Kelompok Safeguard Defenders telah mendiskusikan secara mendalam tentang pembatasan keluar negeri yang belakangan ini semakin merajalela di Tiongkok. Melalui analisis terhadap data resmi yang dikeluarkan Tiongkok, dan undang-undang yang relevan, juga kasus-kasus yang terjadi terhadap korban, Kelompok tersebut dapat menyimpulkan bahwa rezim Beijing semakin memperketat pengontrolan terhadap orang yang  akan meninggalkan Tiongkok.

Dengan mengecualikan jutaan pembatasan keluar negeri karena alasan etnis, juga dengan tanpa adanya data resmi yang lengkap, laporan itu memperkirakan bahwa masih terdapat ratusan ribu kasus pembatasan keluar negeri yang menimpa orang di Tiongkok. Bahkan skalanya terus melebar dari tahun ke tahun.

Dengan menggunakan “pembatasan keluar negeri” sebagai kata kunci untuk mencari jumlah putusan yang telah dikeluarkan oleh Mahkamah Agung Rakyat Tiongkok, kita bisa menemukan bahwa jumlah kasus telah meningkat hampir 8 kali lipat dari tahun 2016 yang hampir mencapai 5.000 kasus menjadi sekitar 39.000 kasus pada tahun 2020. Hal ini mencerminkan adanya peningkatan tajam dalam jumlah pembatasan keluar negeri dari Tiongkok.

Kolumnis Epoch Times Wang He mengatakan : “Tujuannya adalah untuk menaklukkan seluruh masyarakat dan membuat warga sipil rela menjadi budak PKT. Tetapi di sisi lain, sebagaimana kata pepatah PKT sendiri bahwa, di mana ada penindasan, di sana ada perlawanan. Jadi semakin banyak ia melakukan itu, maka semakin banyak orang yang dapat memahami sifat jahat PKT”.

Laporan tersebut juga mencantumkan kelompok sasaran yang dilarang meninggalkan Tiongkok, termasuk : pembela hak asasi manusia, orang asing, mereka yang terlibat dalam perselisihan sipil, etnis minoritas, dan kelompok lainnya.

Laporan itu juga secara khusus menunjukkan bahwa sejak Xi Jinping berkuasa, semakin banyak aktivis hak asasi manusia dan anggota keluarga mereka yang terkena larangan meninggalkan negara, seperti korban penumpasan “709”, dan pengacara hak asasi manusia Guo Feixiong dan sebagainya. 
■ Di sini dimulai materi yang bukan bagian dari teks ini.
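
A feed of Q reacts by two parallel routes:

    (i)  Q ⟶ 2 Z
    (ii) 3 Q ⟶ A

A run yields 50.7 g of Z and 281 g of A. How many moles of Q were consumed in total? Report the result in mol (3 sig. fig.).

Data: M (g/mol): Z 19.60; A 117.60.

n(Z) = 50.7 / 19.60 = 2.587 mol
n(A) = 281 / 117.60 = 2.389 mol
n(Q) via (i) = (1/2)×2.587 = 1.294 mol
n(Q) via (ii) = (3/1)×2.389 = 7.167 mol
total n(Q) = 1.294 + 7.167 = 8.461 mol

8.46 mol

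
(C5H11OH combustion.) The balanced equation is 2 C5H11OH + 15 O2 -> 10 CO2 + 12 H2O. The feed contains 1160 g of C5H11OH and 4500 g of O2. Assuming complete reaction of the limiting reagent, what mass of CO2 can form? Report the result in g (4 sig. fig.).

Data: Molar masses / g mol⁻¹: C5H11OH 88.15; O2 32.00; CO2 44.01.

n(C5H11OH) = 1160 / 88.15 = 13.16 mol
n(O2) = 4500 / 32.00 = 140.6 mol
n/ν → C5H11OH: 6.580, O2: 9.373; C5H11OH is limiting.
n(CO2) = (10/2) × 13.16 = 65.80 mol
mass = 65.80 × 44.01 = 2896 g

2896 g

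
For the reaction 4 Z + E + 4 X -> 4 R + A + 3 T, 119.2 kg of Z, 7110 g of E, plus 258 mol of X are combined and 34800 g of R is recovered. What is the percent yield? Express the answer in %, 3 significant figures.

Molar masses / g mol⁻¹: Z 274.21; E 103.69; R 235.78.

57.2 %

n(Z) = 119.2×1000 / 274.21 = 434.7 mol
n(E) = 7110 / 103.69 = 68.57 mol
n(X) = 258.0 mol
n/ν for Z = 434.7/4 = 108.7
n/ν for E = 68.57/1 = 68.57
n/ν for X = 258.0/4 = 64.50
Smallest n/ν is X → limiting reagent.
theoretical n(R) = (4/4) × 258.0 = 258.0 mol → 60830 g
% yield = 34800 / 60830 × 100 = 57.21 %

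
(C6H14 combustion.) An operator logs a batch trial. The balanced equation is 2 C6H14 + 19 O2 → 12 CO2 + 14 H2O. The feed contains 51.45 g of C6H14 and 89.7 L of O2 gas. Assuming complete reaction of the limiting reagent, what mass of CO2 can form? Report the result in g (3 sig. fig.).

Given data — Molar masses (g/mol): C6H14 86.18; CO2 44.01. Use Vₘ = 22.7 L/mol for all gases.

n(C6H14) = 51.45 / 86.18 = 0.5970 mol
n(O2) = 89.70 / 22.7 = 3.952 mol
n/ν for C6H14 = 0.5970/2 = 0.2985
n/ν for O2 = 3.952/19 = 0.2080
Smallest n/ν is O2 → limiting reagent.
n(CO2) = (12/19) × 3.952 = 2.496 mol
mass = 2.496 × 44.01 = 109.8 g

110 g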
Sebagai bagian dari represi transnasional, PKT tak segan-segan untuk menyandera anggota keluarga yang tinggal di Tiongkok dari banyak kelompok target yang berada di luar negeri. Dengan melarang mereka keluar negeri untuk memaksa target represi kembali ke Tiongkok. 

Banyak juga warga negara asing yang dilarang meninggalkan Tiongkok karena perusahaannya terlibat sengketa perdata.
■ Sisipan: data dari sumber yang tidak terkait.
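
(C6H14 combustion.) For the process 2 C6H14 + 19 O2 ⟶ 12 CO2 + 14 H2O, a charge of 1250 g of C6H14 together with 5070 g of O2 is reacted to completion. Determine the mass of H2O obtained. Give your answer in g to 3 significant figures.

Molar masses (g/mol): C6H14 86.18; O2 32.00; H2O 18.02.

n(C6H14) = 1250 / 86.18 = 14.50 mol
n(O2) = 5070 / 32.00 = 158.4 mol
n/ν → C6H14: 7.250, O2: 8.337; C6H14 is limiting.
n(H2O) = (14/2) × 14.50 = 101.5 mol
mass = 101.5 × 18.02 = 1829 g

1830 g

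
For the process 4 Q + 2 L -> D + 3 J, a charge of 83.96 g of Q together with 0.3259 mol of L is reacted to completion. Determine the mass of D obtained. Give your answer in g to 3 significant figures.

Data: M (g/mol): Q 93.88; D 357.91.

58.3 g

n(Q) = 83.96 / 93.88 = 0.8943 mol
n(L) = 0.3259 mol
n/ν → Q: 0.2236, L: 0.1630; L is limiting.
n(D) = (1/2) × 0.3259 = 0.1630 mol
mass = 0.1630 × 357.91 = 58.34 g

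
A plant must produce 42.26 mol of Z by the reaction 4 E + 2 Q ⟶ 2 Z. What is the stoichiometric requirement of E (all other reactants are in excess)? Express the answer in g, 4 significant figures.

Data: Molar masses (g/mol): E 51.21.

n(Z) = 42.26 mol
n(E) = (4/2) × 42.26 = 84.52 mol
mass = 84.52 × 51.21 = 4328 g

4328 g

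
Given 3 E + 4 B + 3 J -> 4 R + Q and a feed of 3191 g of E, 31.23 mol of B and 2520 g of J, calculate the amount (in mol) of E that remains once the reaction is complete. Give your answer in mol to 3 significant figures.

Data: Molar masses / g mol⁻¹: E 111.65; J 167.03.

13.5 mol

n(E) = 3191 / 111.65 = 28.58 mol
n(B) = 31.23 mol
n(J) = 2520 / 167.03 = 15.09 mol
n/ν for E = 28.58/3 = 9.527
n/ν for B = 31.23/4 = 7.808
n/ν for J = 15.09/3 = 5.030
Smallest n/ν is J → limiting reagent.
E consumed = (3/3) × 15.09 = 15.09 mol
E remaining = 28.58 − 15.09 = 13.49 mol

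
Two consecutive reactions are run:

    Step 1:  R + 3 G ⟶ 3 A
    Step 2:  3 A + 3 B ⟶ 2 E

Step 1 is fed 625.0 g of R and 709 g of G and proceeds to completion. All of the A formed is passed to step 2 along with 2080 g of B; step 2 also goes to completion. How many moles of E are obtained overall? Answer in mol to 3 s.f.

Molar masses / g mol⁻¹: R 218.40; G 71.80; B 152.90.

Step 1:
n(R) = 625.0 / 218.40 = 2.862 mol
n(G) = 709.0 / 71.80 = 9.875 mol
n/ν for R = 2.862/1 = 2.862
n/ν for G = 9.875/3 = 3.292
Smallest n/ν is R → limiting reagent.
n(A) produced = (3/1) × 2.862 = 8.586 mol
Step 2:
n(A) available = 8.586 mol
n(B) = 2080 / 152.90 = 13.60 mol
n/ν for A = 8.586/3 = 2.862
n/ν for B = 13.60/3 = 4.533
Smallest n/ν is A → limiting reagent.
n(E) = (2/3) × 8.586 = 5.724 mol

5.72 mol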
Laporan itu juga menunjukkan bahwa pembatasan keluar negeri  telah dijadikan senjata oleh rezim PKT untuk melawan jurnalis asing. Sejak tahun 2018, setidaknya ada empat kasus jurnalis asing yang dilarang meninggalkan Tiongkok.

Wang He mengomentari : “Dia (PKT) menggunakan rakyatnya sendiri, dan tentu saja juga sejumlah kecil warga negara asing, sebagai alat tawar-menawar untuk mencapai tujuan politik spesifiknya”.
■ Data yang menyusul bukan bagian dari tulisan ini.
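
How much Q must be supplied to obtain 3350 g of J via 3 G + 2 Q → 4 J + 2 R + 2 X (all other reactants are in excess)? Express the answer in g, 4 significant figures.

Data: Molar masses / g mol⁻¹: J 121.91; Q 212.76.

2923 g

n(J) = 3350 / 121.91 = 27.48 mol
n(Q) = (2/4) × 27.48 = 13.74 mol
mass = 13.74 × 212.76 = 2923 g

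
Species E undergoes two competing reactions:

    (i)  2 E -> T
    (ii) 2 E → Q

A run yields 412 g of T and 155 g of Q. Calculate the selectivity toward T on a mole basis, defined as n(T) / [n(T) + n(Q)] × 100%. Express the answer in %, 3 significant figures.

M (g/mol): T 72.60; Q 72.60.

n(T) = 412 / 72.60 = 5.675 mol
n(Q) = 155 / 72.60 = 2.135 mol
selectivity = 5.675/(5.675+2.135) × 100 = 72.66 %

72.7 %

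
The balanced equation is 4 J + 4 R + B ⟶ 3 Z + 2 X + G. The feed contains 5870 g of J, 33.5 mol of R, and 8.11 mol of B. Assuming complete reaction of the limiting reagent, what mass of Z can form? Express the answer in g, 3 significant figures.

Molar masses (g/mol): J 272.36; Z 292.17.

4720 g

n(J) = 5870 / 272.36 = 21.55 mol
n(R) = 33.50 mol
n(B) = 8.110 mol
n/ν for J = 21.55/4 = 5.388
n/ν for R = 33.50/4 = 8.375
n/ν for B = 8.110/1 = 8.110
Smallest n/ν is J → limiting reagent.
n(Z) = (3/4) × 21.55 = 16.16 mol
mass = 16.16 × 292.17 = 4721 g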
Menurut laporan “Safeguard Defenders”, untuk mendapatkan legitimasi atas perbuatan “membatasi orang keluar negeri”, rezim PKT sejak tahun 2018 telah memberlakukan atau merevisi setidaknya lima undang-undang.

Wang He menuturkan, “Aturan hukum di Tiongkok terutama digunakan untuk mengendalikan rakyatnya, pemerintah bisa berbuat sewenang-wenang. Rakyat harus mematuhi perintah rezim penguasa. Jadi bagaimana agar rakyat mematuhi pemerintah, maka pemerintah membuat banyak undang-undang, termasuk yang terakhir ini, merevisi undang-undang yang katanya untuk anti-spionase, agar tidak ada ruang bagi orang (pembangkan) untuk bergerak.” (sin)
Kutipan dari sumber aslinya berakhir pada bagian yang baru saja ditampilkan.